Cabel Sasser has a great post about how his Nike+iPod running gizmo has totally changed his perception of running.
The Nike+iPod kit is an electronic running companion, a little $29 sensor that fits into your shoe and communicates with an iPod nano and tracks your progress (distance, pace). It gives you occasional audio reports, words of enthusiasm and a “power song” to push you when you need it. As a runner and a geek, I’ve been salivating over this one as I patiently (?) wait for the thing to arrive in Europe.
But Cabel points out that the appeal of the device is more game than gadget. Nike+iPod uploads your stats to a website where your stats dance and sparkle:
The second best part about the Nike+ running — the cool, video-game like part — is that you not only run, but you also get points for running. Your score ever-increases. Better still, if you set goals for yourself, you even get awesome virtual trophies and ribbons, resplendent in their vector beauty.

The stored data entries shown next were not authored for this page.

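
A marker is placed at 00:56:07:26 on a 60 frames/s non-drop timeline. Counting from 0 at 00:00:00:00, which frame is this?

frame 202046

Total seconds to the label: (0 × 3600 + 56 × 60 + 7) = 3367.
Frame index = 3367 × 60 + 26 = 202046.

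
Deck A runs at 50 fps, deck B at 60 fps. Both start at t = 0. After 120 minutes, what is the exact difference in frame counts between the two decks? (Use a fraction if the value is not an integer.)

120 min = 7200 s.
A emits 50 × 7200 = 360000 frames; B emits 60 × 7200 = 432000.
Difference = 72000 frames; B is ahead of A.

72000 frames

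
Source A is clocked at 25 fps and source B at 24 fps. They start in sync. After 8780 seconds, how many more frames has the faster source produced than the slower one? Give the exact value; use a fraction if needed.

8780 frames

A emits 25 × 8780 = 219500 frames; B emits 24 × 8780 = 210720.
Difference = 8780 frames; B is behind A.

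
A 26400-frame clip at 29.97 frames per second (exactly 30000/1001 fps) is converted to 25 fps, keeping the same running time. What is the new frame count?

22022 frames

Target frames = source frames × (target rate / source rate) = 26400 × (25)/(30000/1001) = 26400 × 1001/1200 = 22022.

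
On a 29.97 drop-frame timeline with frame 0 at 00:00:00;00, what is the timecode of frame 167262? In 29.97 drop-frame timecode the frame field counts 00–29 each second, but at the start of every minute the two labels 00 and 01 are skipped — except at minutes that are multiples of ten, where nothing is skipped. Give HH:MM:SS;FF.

Ten DF minutes hold 17982 frames, so frame 167262 lies in block 9 (frames 161838–179819) with 5424 frames into that block.
The block's first minute is 1800 frames and the rest 1798 each; 5424 frames reaches minute 3, so 9 × 18 + 3 × 2 = 168 labels have been skipped so far.
Adding those back, label number 167262 + 168 = 167430 at 30 labels/s is 5581 s + 0 f = 1 h 33 min 1 s frame 0, i.e. 01:33:01;00.

01:33:01;00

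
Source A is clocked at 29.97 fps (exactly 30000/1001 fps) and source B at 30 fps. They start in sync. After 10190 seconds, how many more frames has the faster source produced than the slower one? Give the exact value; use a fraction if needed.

A emits 30000/1001 × 10190 = 305700000/1001 frames; B emits 30 × 10190 = 305700.
Difference = 305700/1001 frames (≈ 305.3946); B is ahead of A.

305700/1001 frames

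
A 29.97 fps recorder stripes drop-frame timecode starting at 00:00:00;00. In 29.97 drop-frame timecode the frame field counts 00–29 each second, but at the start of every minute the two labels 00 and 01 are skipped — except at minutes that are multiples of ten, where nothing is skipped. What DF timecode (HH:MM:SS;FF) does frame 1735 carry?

Each 10-minute DF block holds 10 × 60 × 30 − 9 × 2 = 17982 frames. 1735 ÷ 17982 → 0 full blocks, remainder 1735.
Within the partial block the first minute is 1800 frames and each further minute 1798, so 0 further minute boundaries passed. Total skipped labels = 18 × 0 + 2 × 0 = 0.
Non-drop label index = 1735 + 0 = 1735; at 30 labels/s that is 00:00:57:25, i.e. DF 00:00:57;25.

00:00:57;25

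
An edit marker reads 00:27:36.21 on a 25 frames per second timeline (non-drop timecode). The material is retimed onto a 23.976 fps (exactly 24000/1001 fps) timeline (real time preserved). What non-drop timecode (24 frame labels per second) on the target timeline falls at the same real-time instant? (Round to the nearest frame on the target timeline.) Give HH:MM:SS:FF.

00:27:35:04

Source frame index: (0×3600 + 27×60 + 36) × 25 + 21 = 41421.
Real time: 41421 / (25) = 41421/25 s.
Target frame: (41421/25) × (24000/1001) = 39764160/1001 ≈ 39724.436 → 39724.
At 24 labels/s: frame 39724 → 00:27:35:04.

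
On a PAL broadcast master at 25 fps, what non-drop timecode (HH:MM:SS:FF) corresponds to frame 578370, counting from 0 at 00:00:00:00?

578370 ÷ 25 = 23134 full seconds, remainder 20 frames.
23134 s = 6 h 25 min 34 s.
Timecode: 06:25:34:20.

06:25:34:20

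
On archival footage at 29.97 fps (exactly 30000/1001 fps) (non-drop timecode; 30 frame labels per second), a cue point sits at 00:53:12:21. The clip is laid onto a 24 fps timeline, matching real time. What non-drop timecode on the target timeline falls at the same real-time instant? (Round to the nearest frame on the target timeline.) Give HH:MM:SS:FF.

Source frame index: (0×3600 + 53×60 + 12) × 30 + 21 = 95781.
Real time: 95781 / (30000/1001) = 31958927/10000 s.
Target frame: (31958927/10000) × (24) = 95876781/1250 ≈ 76701.425 → 76701.
At 24 labels/s: frame 76701 → 00:53:15:21.

00:53:15:21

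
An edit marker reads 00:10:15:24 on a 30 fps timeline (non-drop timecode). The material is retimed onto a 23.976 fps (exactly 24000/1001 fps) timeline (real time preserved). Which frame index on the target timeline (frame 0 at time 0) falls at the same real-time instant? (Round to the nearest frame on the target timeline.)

Source frame index: (0×3600 + 10×60 + 15) × 30 + 24 = 18474.
Real time: 18474 / (30) = 3079/5 s.
Target frame: (3079/5) × (24000/1001) = 14779200/1001 ≈ 14764.436 → 14764.

frame 14764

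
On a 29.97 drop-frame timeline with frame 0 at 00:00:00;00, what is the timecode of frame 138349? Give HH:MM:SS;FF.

01:16:56;07

Each 10-minute DF block holds 10 × 60 × 30 − 9 × 2 = 17982 frames. 138349 ÷ 17982 → 7 full blocks, remainder 12475.
Within the partial block the first minute is 1800 frames and each further minute 1798, so 6 further minute boundaries passed. Total skipped labels = 18 × 7 + 2 × 6 = 138.
Non-drop label index = 138349 + 138 = 138487; at 30 labels/s that is 01:16:56:07, i.e. DF 01:16:56;07.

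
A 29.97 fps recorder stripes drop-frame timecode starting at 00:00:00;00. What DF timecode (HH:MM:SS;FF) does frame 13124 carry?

00:07:17;28

Ten DF minutes hold 17982 frames, so frame 13124 lies in block 0 (frames 0–17981) with 13124 frames into that block.
The block's first minute is 1800 frames and the rest 1798 each; 13124 frames reaches minute 7, so 0 × 18 + 7 × 2 = 14 labels have been skipped so far.
Adding those back, label number 13124 + 14 = 13138 at 30 labels/s is 437 s + 28 f = 0 h 7 min 17 s frame 28, i.e. 00:07:17;28.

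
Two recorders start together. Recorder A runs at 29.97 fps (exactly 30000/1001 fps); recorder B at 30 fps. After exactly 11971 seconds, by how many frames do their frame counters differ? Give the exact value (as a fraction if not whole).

A emits 30000/1001 × 11971 = 359130000/1001 frames; B emits 30 × 11971 = 359130.
Difference = 359130/1001 frames (≈ 358.7712); B is ahead of A.

359130/1001 frames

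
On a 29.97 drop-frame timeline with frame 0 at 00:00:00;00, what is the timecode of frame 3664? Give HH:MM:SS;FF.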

Just like Pac-Man got to eat the occasional delicious (albeit high-sodium) pretzel treat in-between hundreds of dots, the Nike+ runner gets the occasional trophy treat in between the miles. As I understand it, a lot of people run for so-called “exercise”, but let me tell you: points are way cooler.
And the coolest part about Nike+ running? Like any good online game, you can challenge your friends. First to 100 miles? Fastest 5-mile time? Your call. These challenges wind up being incredibly inspiring.
Inspiring enough to turn Cabel, a confessed hater of running, into an enthusiast. In other words, by making it easy and fun to track your own personal progress, Nike+iPod makes you feel like you’re kicking ass. Specifically, kicking your friends’ asses.
I learned the same running-specific lesson when I created my first web application in 1997, a free, interactive running log that let you track and graph your pace, mileage and other stats. The running log is still chugging along a decade later, though not as spiffy as the shiny, new Nike version.
The running log reminded you when it was time to get new running shoes and, the clincher, it let you share your stats with your friends, coaches, competitors. For lots of folks, including me, the running log became totally addictive, a graphical metric of my own growth as a runner. For a couple of years, I probably spent a good half hour per day poring over my graphs and stats.
After all, what’s more motivating for your inner narcissist than your own stats? It’s why so many website owners love scouring their web log numbers, or why even something as outwardly tedious as online banking can be strangely compelling.
Businesses and products that can help surface evidence of your own progress are inherently addictive. It’s worth thinking about: How can you improve your product or service to let customers see (and share) how they’re kicking ass?